Another option you may not have considered is get a diploma or advanced diploma from any provider then get a degree conversion from a university. The Council of Ambulance Authorities (CAA) have this thing where they have a list of approved courses that they think is ok for a emergency ambulance service. This is basically any university course and the internal training SJA WA and NT do. Anything else they say isn't recognised as being good enough to work in the state ambulance service. Most of the diploma/advanced diploma courses can be done externally with some class room blocks and the degree conversion is mostly all external. If you take this option you then apply as a graduate paramedic to a service. Diplomas and advanced diplomas are pretty much dead in the water now. Just about everywhere now you need a degree to get into the ambulance service as a new recruit.
University option wise there is a combined nursing/paramedic degree I believe at CSU in NSW.
Lastly there is the option of applying interstate to another state ambulance service. I tend to think of the emergency ambulance services around Australia like a little club. Pretty much the same for police and fire services too. Once you're in, you're in. It's getting in that is the hard part. This all means that once you're in it's fairly easy to move interstate if you're already qualified. E.g.
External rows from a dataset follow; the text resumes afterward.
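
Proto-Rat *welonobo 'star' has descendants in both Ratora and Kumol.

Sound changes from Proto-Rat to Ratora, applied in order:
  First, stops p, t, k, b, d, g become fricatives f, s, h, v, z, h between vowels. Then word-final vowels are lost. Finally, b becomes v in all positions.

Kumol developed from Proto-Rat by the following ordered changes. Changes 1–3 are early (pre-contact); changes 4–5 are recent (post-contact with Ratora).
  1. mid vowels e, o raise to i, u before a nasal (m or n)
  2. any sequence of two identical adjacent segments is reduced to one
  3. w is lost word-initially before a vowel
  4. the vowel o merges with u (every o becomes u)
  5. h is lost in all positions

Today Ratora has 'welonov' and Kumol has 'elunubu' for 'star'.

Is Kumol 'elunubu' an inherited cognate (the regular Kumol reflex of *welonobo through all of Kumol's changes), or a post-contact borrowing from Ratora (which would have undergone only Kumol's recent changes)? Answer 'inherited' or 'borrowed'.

inherited

If inherited, *welonobo would pass through all of Kumol's changes:
Kumol: start from *welonobo.
  rule 1 (pre-nasal raising): welonobo → welunobo
  rule 2: no change — welunobo
  rule 3 (glide loss): welunobo → elunobo
  rule 4 (vowel merger): elunobo → elunubu
  rule 5: no change — elunubu
  ⇒ Kumol elunubu
If borrowed from Ratora 'welonov' after the early changes, it would undergo only the recent ones:
  rule 4 (vowel merger): welonov → welunuv
  rule 5 (h-loss): no change (welunuv)
  ⇒ as a loan: welunuv
Kumol 'elunubu' matches the inherited outcome exactly, so it is an inherited cognate, not a loan.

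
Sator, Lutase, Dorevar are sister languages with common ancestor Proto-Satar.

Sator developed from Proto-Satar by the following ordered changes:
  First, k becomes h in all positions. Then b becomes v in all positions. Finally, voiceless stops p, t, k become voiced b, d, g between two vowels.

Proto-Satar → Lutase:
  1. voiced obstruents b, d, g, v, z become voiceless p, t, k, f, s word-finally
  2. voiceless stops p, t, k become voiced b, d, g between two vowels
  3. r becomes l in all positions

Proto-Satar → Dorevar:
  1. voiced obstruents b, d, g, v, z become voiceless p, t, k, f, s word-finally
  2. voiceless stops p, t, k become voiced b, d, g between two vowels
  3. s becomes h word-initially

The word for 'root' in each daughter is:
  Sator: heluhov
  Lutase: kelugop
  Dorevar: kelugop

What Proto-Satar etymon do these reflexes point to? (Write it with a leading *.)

Position 7: Sator has v, Lutase has p, Dorevar has p. Taking the neighbouring segments as reconstructed: Sator v could go back to *b or *v; Lutase p could go back to *p or *b; Dorevar p could go back to *p or *b — the one source consistent with every daughter is *b.
Position 5: Sator has h, Lutase has g, Dorevar has g. Taking the neighbouring segments as reconstructed: Sator h could go back to *k or *h; Lutase g could go back to *k or *g; Dorevar g could go back to *k or *g — the one source consistent with every daughter is *k.
Continuing position by position gives *kelukob; check it forward:
Sator: *kelukob > heluhob > heluhov  (by unconditioned shift, unconditioned shift)
Lutase: *kelukob
  kelukob → kelukop   [final devoicing]
  kelukop → kelugop   [intervocalic voicing]
  kelugop (rule 3 does not apply)
  giving Lutase kelugop.
Dorevar: start from *kelukob.
  rule 1 (final devoicing): kelukob → kelukop
  rule 2 (intervocalic voicing): kelukop → kelugop
  rule 3: no change — kelugop
  ⇒ Dorevar kelugop
No other proto-form is consistent with every reflex, so the reconstruction is *kelukob.

*kelukob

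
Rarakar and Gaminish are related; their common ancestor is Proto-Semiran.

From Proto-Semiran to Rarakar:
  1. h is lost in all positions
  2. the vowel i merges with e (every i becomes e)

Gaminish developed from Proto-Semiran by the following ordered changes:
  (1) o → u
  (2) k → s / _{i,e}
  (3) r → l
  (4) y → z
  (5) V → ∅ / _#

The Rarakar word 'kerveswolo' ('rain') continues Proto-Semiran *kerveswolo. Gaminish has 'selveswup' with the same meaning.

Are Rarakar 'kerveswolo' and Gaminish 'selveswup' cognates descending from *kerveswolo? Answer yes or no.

no

Derive the expected Gaminish reflex of *kerveswolo:
Gaminish: start from *kerveswolo.
  rule 1 (vowel merger): kerveswolo → kerveswulu
  rule 2 (palatalisation): kerveswulu → serveswulu
  rule 3 (unconditioned shift): serveswulu → selveswulu
  rule 4: no change — selveswulu
  rule 5 (apocope): selveswulu → selveswul
  ⇒ Gaminish selveswul
The regular Gaminish reflex would be 'selveswul', but the attested form is 'selveswup'. The correspondence is irregular, so they are not cognates (the Gaminish form has a different source).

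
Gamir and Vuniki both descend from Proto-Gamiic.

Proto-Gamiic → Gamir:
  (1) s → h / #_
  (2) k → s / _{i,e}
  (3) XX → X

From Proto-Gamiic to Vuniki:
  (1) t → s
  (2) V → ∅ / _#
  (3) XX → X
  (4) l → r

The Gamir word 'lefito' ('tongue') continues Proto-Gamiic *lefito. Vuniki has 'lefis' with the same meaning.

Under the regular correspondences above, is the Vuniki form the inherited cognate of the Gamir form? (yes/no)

Derive the expected Vuniki reflex of *lefito:
Vuniki: start from *lefito.
  rule 1 (unconditioned shift): lefito → lefiso
  rule 2 (apocope): lefiso → lefis
  rule 3: no change — lefis
  rule 4 (unconditioned shift): lefis → refis
  ⇒ Vuniki refis
The regular Vuniki reflex would be 'refis', but the attested form is 'lefis'. The correspondence is irregular, so they are not cognates (the Vuniki form has a different source).

no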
I've seen a large amount of Paramedics from the NT go to Vic and TAS recently with a few to WA. Alot easier to get in if you're already qualified and have experience with another ambulance service. Then you can also do things like name drop during interviews, talk about experiences you've already had.
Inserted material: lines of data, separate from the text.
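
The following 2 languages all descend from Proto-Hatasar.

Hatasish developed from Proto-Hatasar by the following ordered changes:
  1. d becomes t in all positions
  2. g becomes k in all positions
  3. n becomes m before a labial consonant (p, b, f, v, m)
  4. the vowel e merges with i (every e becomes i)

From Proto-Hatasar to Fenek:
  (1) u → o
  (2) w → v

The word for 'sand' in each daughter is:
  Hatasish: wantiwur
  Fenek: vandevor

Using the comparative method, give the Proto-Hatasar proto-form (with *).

Position 4: Hatasish has t, Fenek has d. Fenek preserves d here (none of its changes turn any other segment into d), so the proto-segment is *d.
Position 1: Hatasish has w, Fenek has v. Hatasish preserves w here (none of its changes turn any other segment into w), so the proto-segment is *w.
Position 6: Hatasish has w, Fenek has v. Hatasish preserves w here (none of its changes turn any other segment into w), so the proto-segment is *w.
Continuing position by position gives *wandewur; check it forward:
Hatasish: *wandewur > wantewur > wantiwur  (by unconditioned shift, vowel merger)
Fenek: start from *wandewur.
  rule 1 (vowel merger): wandewur → wandewor
  rule 2 (unconditioned shift): wandewor → vandevor
  ⇒ Fenek vandevor
Only *wandewur yields all of Hatasish wantiwur, Fenek vandevor.

*wandewur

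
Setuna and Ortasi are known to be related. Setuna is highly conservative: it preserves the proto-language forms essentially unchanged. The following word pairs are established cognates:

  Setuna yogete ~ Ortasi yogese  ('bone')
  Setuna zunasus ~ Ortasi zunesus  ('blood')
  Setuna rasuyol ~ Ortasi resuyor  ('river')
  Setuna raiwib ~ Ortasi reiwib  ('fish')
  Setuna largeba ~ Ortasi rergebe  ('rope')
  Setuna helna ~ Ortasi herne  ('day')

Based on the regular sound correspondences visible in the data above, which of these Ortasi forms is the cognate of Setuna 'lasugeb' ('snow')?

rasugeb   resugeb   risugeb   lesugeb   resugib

largeba ~ rergebe — Setuna l corresponds to Ortasi r word-initially before a back vowel.
zunasus ~ zunesus, rasuyol ~ resuyor — Setuna a corresponds to Ortasi e after a consonant, before a consonant other than r, m, n, p, b, f, v.
Applying these to Setuna 'lasugeb':
  lasugeb → rasugeb   (l→r word-initially before a back vowel)
  rasugeb → resugeb   (a→e after a consonant, before a consonant other than r, m, n, p, b, f, v)
So the Ortasi cognate is 'resugeb'.

resugeb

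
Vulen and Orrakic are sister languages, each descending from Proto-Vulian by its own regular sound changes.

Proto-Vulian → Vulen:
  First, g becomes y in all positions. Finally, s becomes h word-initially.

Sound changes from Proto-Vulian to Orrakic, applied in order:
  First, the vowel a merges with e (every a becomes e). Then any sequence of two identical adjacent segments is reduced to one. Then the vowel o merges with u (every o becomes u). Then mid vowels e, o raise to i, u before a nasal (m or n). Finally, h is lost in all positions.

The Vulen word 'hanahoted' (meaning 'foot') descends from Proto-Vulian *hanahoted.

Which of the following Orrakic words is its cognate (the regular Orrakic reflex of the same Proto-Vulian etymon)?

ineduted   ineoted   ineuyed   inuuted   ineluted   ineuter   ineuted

ineuted

Orrakic: *hanahoted
  hanahoted → henehoted   [vowel merger]
  henehoted (rule 2 does not apply)
  henehoted → henehuted   [vowel merger]
  henehuted → hinehuted   [pre-nasal raising]
  hinehuted → ineuted   [h-loss]
  giving Orrakic ineuted.
Among the options, 'ineuted' alone shows every Orrakic change applied in order.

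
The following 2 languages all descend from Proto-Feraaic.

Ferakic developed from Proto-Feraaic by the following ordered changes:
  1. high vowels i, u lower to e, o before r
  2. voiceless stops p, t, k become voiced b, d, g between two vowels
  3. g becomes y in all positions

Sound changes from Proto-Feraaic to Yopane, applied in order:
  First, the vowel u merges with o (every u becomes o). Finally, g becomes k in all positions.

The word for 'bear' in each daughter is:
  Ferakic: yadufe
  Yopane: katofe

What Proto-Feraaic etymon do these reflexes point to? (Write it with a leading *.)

Position 4: Ferakic has u, Yopane has o. Ferakic preserves u here (none of its changes turn any other segment into u), so the proto-segment is *u.
Position 3: Ferakic has d, Yopane has t. Yopane preserves t here (none of its changes turn any other segment into t), so the proto-segment is *t.
This points to *gatufe. Verify forward in each daughter:
Ferakic: *gatufe
  gatufe (rule 1 does not apply)
  gatufe → gadufe   [intervocalic voicing]
  gadufe → yadufe   [unconditioned shift]
  giving Ferakic yadufe.
Yopane: *gatufe > gatofe > katofe  (by vowel merger, unconditioned shift)
*gatufe is the unique common source.

*gatufe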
I wouldn't rule out applying for an interstate service first. Even though you may want to stay in WA it might be an easier option. I was from interstate when I applied and was successful in the NT but now I don't want to leave to go back to my home state. I wouldn't actually work there in the ambulance service. Do your time somewhere else, cut your teeth there and transfer back if you are really desperate. It's always good to get a new perspective on things. Listing you're willing to go to rural areas and stay there is always a bonus.
Don't discount this option. Now i'm in the ambulance service club and have been for a number of years now moving interstate if I wanted to isn't a problem. Especially since I would go and stay in a rural area if I made the move.
It seems like you want to stay in WA but to follow the Paramedic dream you might have to uproot yourself and face moving somewhere else.
Don't forget the study side of the Student Ambulance Officer program is run by ECU. As of this year there's an equivalent course that gives you all the same stuff, but you do the whole thing on-campus. No recruitment process... but obviously no guarantee of a job at the other end. But it does give you a head start if it's what you want to do - and a lot of people are in that course and looking to switch to the St John course whenever they're accepted (a lot of people don't get in first time).
So that's a potential option if you're willing to take the risk of doing the course without necessarily getting accepted.